Team Players Make The Team Better

The best make the whole team better. But how to find them?

We joke, perhaps uncomfortably, that some people “don’t play well with others“. Others are considered average at being team players. Finally, there are the folks who seem to mesh with any group. The best of them thrive at team dynamics and seem to improve the team, rather than simply becoming a part of the team.

While this is obvious, we often hurry to hire someone. Every time you get in a big hurry to “get that hire done”, there’s a pretty good chance that you & your team will pay for your impatience. If you’re in a hurry for a critical position, look internally for a solid team player who can grow into the open role. Showing that people with these skills get good opportunities sends a message to both the person getting the role and their peers. The upside is that you get an existing team member with known skills into a (presumably) more important position. The role they leave open is presumably a less important role, or perhaps a role that’s easier to fill.

What do team players look like?

It’s easy to say “hire team players”. Getting consistently good at finding them from a pool of candidates is another story. The real work is in identifying them during your interview process. During your interviews, everyone has their persona “all shined up”. Be sure to dig deeper and find signals that indicate what they’re really like when the shine wears off. What does a team player look like? How do you get them to reveal their true selves and reveal what they aren’t?

Much is revealed through conversation. So what do you do? Start by asking people about teams they’ve been on. What do they think makes a good team member? Why? Why are those things good indicators? How does the team benefit from those characteristics? Why do you think that’s important? Channel your inner four year old: “Why? Why? Why?

Knowing what a candidate values in a team member is good, but it’s critical to know why they value them. Their answers reveal their maturity as a team member & team leader.

Do you know your team’s “human whisperers”. If you don’t – ask around. Your team knows who can read people well. They might not be the senior managers who normally interview people. Involve them anyway. They’re the ones who can read what others cannot. They’ll often pull stories out of a candidate that they’d never typically share – both good & bad. They might be less assertive than your “typical” interviewer, but don’t cut them out of the process. You need to know how a candidate communicates with people who aren’t hard charging extroverted managers. These “shy” or “quiet” folks are often very good at assessing what’s behind someone’s “interview face”. Let them meet the candidate off-site for lunch or coffee at a place that has table service so you can see how they treat wait staff.

What about those who aren’t team players?

Regarding the folks who “don’t play well with others”, you have two choices. Give them a chance to change, with milestones and a timeline, or help them find their next career home. Some people are convinced that they can’t work for someone else and that the only way for them to be happy & thrive is to work alone. Only a hermit lives & works alone. Even the most fiercely independent loner will eventually discover that, along with customers and vendors, they must work together as a team – even if they otherwise work alone.
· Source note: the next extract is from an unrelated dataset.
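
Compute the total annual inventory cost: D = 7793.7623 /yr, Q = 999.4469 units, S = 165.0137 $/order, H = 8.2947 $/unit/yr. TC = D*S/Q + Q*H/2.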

The person who refuses to learn to become a team player simply has to go. You aren’t doing someone a favor by keeping them around when they are unhappy and/or don’t fit well with your team. These changes feel difficult, if not horrible, but not as bad as things will be if you do nothing. Making these changes through training and/or departures is what your team needs and deserves. It’s also better for the person who isn’t a team player and doesn’t show interest in becoming one. They deserve a chance to get it together, or find a place where they do fit. Some take to training / mentoring and transform themselves. Some don’t. Sometimes a change helps them figure out the sort of team they need, or that they need to make some changes to become the sort of person a team benefits from.